Starting off the year by cooking every dinner I eat in January.

Last year was not what I hoped it would be so I’ll be doing everything I can to make 2024, an amazing year. I’m starting this year off by cooking every dinner that I make in January. I’ve been putting a lot of time into perfecting my cooking and what better way to do it than to get a whole lot of practice.

Here are the dishes that I made during the first week of January:

On New Year’s Day, I made Honey Marinated Steak with roasted carrots on a bed of white rice. It came out really good! The honey made the steak super tender, the savory carrots complimented the sweetness of the steak, and the rice was a perfect base for it all. This turned out to be a great place to start the cooking challenge. The recipe was easy to execute and really tasty, and the final product came out really visually appealing. It gave me the confidence I needed to keep going and keep cooking.

Day 2 wasn’t as lucky. I attempted a spicy pork belly fried rice, where I tried to combine a vegetable fried rice recipe with a recipe for sweet and spicy pork belly. The rice came out way too oily and had an overabundance of sauce. I want to try this recipe again without marinating the pork overnight and lessening the amount of oil I use overall, to account for the fat in the pork belly. I could also boil the pork belly before I throw it in the rice if I don’t want to lessen the amount of oil in the recipe, but I’m still not sure which way I’d rather go.

On day 3, I woke up in the mood for a fried chicken sandwich. Last year, I got a bread maker and since then, store-bought sandwich bread was been a thing of the past in my household. I whipped up a loaf of Focaccia Bread in the morning because who needs sandwich bread when you can have bread covered in olive oil! At first, I was a little worried it would be too oily but I gave both the fried chicken cutlet and the bread, sufficient time to rest, and it came out delectable! If the bread would have been a little thinner and some crispy lettuce would have been added on top, the sandwich would have been absolutely perfect. I’ll definitely be trying this again but with a killer sauce to bring it all together.

On day 4, I didn’t have anything in particular that I was craving, so I kept it simple and made crispy smashed potatoes, oven-roasted chicken thighs, and roasted vegetables. I had seen a couple of people I follow on Instagram try smashed potatoes as an easy potato recipe and all I can say is, wow. Out of everything on the plate, the potatoes definitely stood out as the tastiest thing on that plate. Next time, I’d like to make a whole tray of smashed potatoes, with different variations throughout the tray (i.e. Cheese crusted smashed potatoes, salt and olive oil smashed potatoes, garlic and herb smashed potatoes, etc).

Since the fourth day was a fairly healthy meal, on day 5 I decided to go with crispy pork belly and roasted green beans over rice. It was filling but not too heavy, which is something that I frequently worry about when cooking pork.
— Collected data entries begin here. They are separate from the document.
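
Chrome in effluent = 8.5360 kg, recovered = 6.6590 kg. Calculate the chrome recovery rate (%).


Formula: Recovery = recovered / input * 100
Substituting: Recovery = 6.6590 / 8.5360 * 100
Result: 78.0108 %


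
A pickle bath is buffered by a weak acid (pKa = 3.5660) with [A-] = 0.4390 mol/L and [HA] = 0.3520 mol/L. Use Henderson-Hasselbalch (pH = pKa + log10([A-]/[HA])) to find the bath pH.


ratio = [A-] / [HA] = 0.4390 / 0.3520 = 1.2472
log10(ratio) = 0.0959219
pH = pKa + log10(ratio) = 3.5660 + 0.0959219 = 3.6619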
My pork recipe earlier this week was a complete bust, so I had to make this plate a good one. I cooked the pork belly in the air-fryer for about 18 minutes at 375 degrees and I baked the green beans in the oven for 14 minutes at 400 degrees. This recipe took the least amount of time out of all the recipes I tried this week and it was also my favorite. I’d definitely like to perfect my crispy air-fried pork belly recipe before I share it, but I definitely feel like I’m close to a breakthrough on this marinade.

On day 6, I did a very basic chicken over rice. I can’t even recall how many times and how many variations of this dish I’ve had in my lifetime, so I know there’s no way I could mess this up. I chopped the boneless chicken thighs into 1-inch chunks and then let it sit in lemon juice, smoked paprika, Italian seasoning, gochujang, and garlic salt, for about 30 minutes Then I put it in the airfrier until it was nice and crispy. I then took the chicken out and tossed in a small amount of teriyaki sauce, sprinkled in some sesame seeds and green onions, and it (thankfully) came out really good!
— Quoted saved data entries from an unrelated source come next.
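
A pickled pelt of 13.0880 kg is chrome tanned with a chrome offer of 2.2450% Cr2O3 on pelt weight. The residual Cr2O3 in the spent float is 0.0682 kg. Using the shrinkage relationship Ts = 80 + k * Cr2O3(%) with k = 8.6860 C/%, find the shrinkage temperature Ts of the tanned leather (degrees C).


Offered = pelt * offer_pct / 100 = 13.0880 * 2.2450 / 100 = 0.2938 kg
Uptake = offered - residual = 0.2938 - 0.0682 = 0.2256 kg
Cr2O3% on pelt = uptake / pelt * 100 = 0.2256 / 13.0880 * 100 = 1.7239 %
Ts = 80 + k * Cr2O3% = 80 + 8.6860 * 1.7239 = 94.9739 C


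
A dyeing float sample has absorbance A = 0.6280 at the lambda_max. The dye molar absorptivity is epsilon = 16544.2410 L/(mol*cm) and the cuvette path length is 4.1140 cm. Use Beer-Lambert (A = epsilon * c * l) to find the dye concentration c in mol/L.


Formula: c = A / (epsilon * l)
Substituting: c = 0.6280 / (16544.2410 * 4.1140)
Result: 9.2267e-06 mol/L


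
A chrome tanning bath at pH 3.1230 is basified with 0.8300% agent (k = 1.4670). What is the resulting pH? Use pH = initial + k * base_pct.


Formula: pH_final = pH_initial + k * base_pct
Substituting: pH_final = 3.1230 + 1.4670 * 0.8300
Result: 4.3406


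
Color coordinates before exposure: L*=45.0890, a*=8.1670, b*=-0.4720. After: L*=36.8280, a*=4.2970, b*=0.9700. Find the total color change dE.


dL = -8.2610, da = -3.8700, db = 1.4420
dE = sqrt((-8.2610)^2 + (-3.8700)^2 + 1.4420^2) = 9.2358


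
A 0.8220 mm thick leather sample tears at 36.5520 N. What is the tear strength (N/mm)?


Formula: Tear strength = force / thickness
Substituting: Tear strength = 36.5520 / 0.8220
Result: 44.4672 N/mm


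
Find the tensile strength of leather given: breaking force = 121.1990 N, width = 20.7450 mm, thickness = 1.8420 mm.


Formula: TS = force / (width * thickness)
Substituting: TS = 121.1990 / (20.7450 * 1.8420)
Result: 3.1717 N/mm^2


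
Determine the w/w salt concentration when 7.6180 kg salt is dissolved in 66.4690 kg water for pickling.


Formula: Conc = salt / (water + salt) * 100
Substituting: Conc = 7.6180 / (66.4690 + 7.6180) * 100
Result: 10.2825 %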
Day 7 took forever to get here, but when it did, I took the opportunity to make spam musubis for the first time! This is probably one of the easier new recipes I’ve learned recently and I can definitely see myself making different variations of this recipe soon. The extra musubis even held up well for lunch the next day, which was honestly something I didn’t expect.

And just like that, my first week of 2024 is done. It went a lot better than I expected and my biggest lesson of the week is that I have to be kinder to myself (probably more of a life lesson than a cooking lesson lol). I spent way too much time gaslighting myself into believing that I have no talent in cooking when in reality, I’m learning a lot really fast. Almost every day I surpassed my expectations, and eating has become a lot more enjoyable for me. I hope the rest of this month is a little less introspective and a little tastier.